When I was little, I had an imaginary friend. His name was John Balcony. I honestly don't remember much about John Balcony, but I remember believing him to be real for a short period of time.
We had just made a big move from Buffalo, New York to Coventry, Connecticut. I was probably three years old at the time. I remember bits and pieces of the house in Buffalo. Apparently, my parent's bedroom had a balcony off of it that we were forbidden from because it was on the second floor. Also, one of the neighbor's kids that my brother played with was named John. I must have filtered that into John Balcony.
Once we were living in Coventry, my imaginary friend started taking shape. I would give long stories at the dinner table about John and his seven sisters. Each story grew more graphic than the one before. Soon, John's seven sisters started trying to kill him. The sisters started with just their finger nails, but went on to bigger and better things.
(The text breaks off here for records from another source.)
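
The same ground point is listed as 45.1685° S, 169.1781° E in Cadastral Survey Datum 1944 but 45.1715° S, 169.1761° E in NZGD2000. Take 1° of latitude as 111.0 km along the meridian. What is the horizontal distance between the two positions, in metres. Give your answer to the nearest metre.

368 m

Δφ = -45.1715° − -45.1685° = -0.0030°; Δλ = 169.1761° − 169.1781° = -0.0020°.
ΔN = Δφ × 111000 = -333.0 m; ΔE = Δλ × 111000 × cos(-45.1685°) = -0.0020 × 111000 × 0.705024 = -156.5 m.
Distance = √(ΔE² + ΔN²) = √((-156.5)² + (-333.0)²) = 367.9 m.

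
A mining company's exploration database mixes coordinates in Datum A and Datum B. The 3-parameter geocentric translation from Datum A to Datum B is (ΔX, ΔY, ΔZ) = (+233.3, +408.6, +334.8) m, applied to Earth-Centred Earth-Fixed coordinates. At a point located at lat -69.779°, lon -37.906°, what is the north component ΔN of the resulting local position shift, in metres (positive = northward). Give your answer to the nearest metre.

The local north axis is (−sin φ cos λ, −sin φ sin λ, cos φ), giving ΔN = 172.733 − 235.559 + 115.721 = 52.90 m.

ΔN = 53 m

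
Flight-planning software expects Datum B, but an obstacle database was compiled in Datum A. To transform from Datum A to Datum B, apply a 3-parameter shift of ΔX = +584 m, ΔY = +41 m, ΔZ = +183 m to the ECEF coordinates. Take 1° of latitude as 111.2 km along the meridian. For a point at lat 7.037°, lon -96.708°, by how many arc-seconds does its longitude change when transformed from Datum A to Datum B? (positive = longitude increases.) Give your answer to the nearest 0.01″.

Δλ = 18.76″

sin φ = 0.122510, cos φ = 0.992467, sin λ = -0.993154, cos λ = -0.116809.
East component: ΔE = −sin λ·ΔX + cos λ·ΔY = −(-0.993154)(584) + (-0.116809)(41) = 575.21 m.
1° of latitude spans 111200 m; at latitude φ, 1° of longitude spans that × cos φ = 110362.4 m, so Δλ = 575.21 / 110362.4 × 3600 = 18.763″.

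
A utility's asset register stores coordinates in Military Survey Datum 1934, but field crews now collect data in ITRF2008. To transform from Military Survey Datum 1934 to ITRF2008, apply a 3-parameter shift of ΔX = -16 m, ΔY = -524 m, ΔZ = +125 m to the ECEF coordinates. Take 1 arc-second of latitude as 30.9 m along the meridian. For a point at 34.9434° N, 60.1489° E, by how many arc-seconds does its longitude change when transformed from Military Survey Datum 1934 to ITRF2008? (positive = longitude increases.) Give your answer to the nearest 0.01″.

Δλ = -9.75″

sin φ = 0.572767, cos φ = 0.819718, sin λ = 0.867322, cos λ = 0.497748.
East component: ΔE = −sin λ·ΔX + cos λ·ΔY = −(0.867322)(-16) + (0.497748)(-524) = -246.94 m.
1° of latitude spans 3600 × 30.90 = 111240 m; at latitude φ, 1° of longitude spans that × cos φ = 91185.5 m, so Δλ = -246.94 / 91185.5 × 3600 = -9.749″.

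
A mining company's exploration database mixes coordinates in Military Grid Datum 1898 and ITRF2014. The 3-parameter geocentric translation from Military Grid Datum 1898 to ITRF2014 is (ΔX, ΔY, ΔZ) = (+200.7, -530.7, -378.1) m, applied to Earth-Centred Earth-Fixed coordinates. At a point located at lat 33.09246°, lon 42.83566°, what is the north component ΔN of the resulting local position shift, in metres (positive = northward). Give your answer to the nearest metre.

At φ = 33.09246°, λ = 42.83566°: sin φ = 0.545992, cos φ = 0.837791, sin λ = 0.679898, cos λ = 0.733307.
ΔN = −sin φ cos λ·ΔX − sin φ sin λ·ΔY + cos φ·ΔZ = −(0.545992)(0.733307)(200.7) − (0.545992)(0.679898)(-530.7) + (0.837791)(-378.1) = -200.12 m.

ΔN = -200 m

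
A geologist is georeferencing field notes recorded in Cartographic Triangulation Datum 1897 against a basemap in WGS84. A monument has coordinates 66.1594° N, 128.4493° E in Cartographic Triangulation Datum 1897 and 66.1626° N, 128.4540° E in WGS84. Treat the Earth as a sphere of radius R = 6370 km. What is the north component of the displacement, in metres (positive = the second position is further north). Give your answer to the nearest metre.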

Eventually, John was killed by his sisters with a machine gun. Ha-ha-ha, Fancy is such a funny little girl. Where does she get her imagination from?
Around the same time, I've been told that I was also drawing scary pictures. While other children my age were drawing pictures of their house with a big lemon sun in the corner, their family linked in hands out front like you would think a normal child would do, I was drawing pictures of big buildings on fire with people hanging out the windows screaming. I was too young to have the people hanging out the windows screaming, "help me"; but you would think someone would have gotten the picture.
As a side note: when it is it ever appropriate dinner conversation for a child to talk about their imaginary friend's sisters ripping his face off with their finger nails? And why would this be considered amusing? Also, I never tortured any animals, nor did I become a serial killer.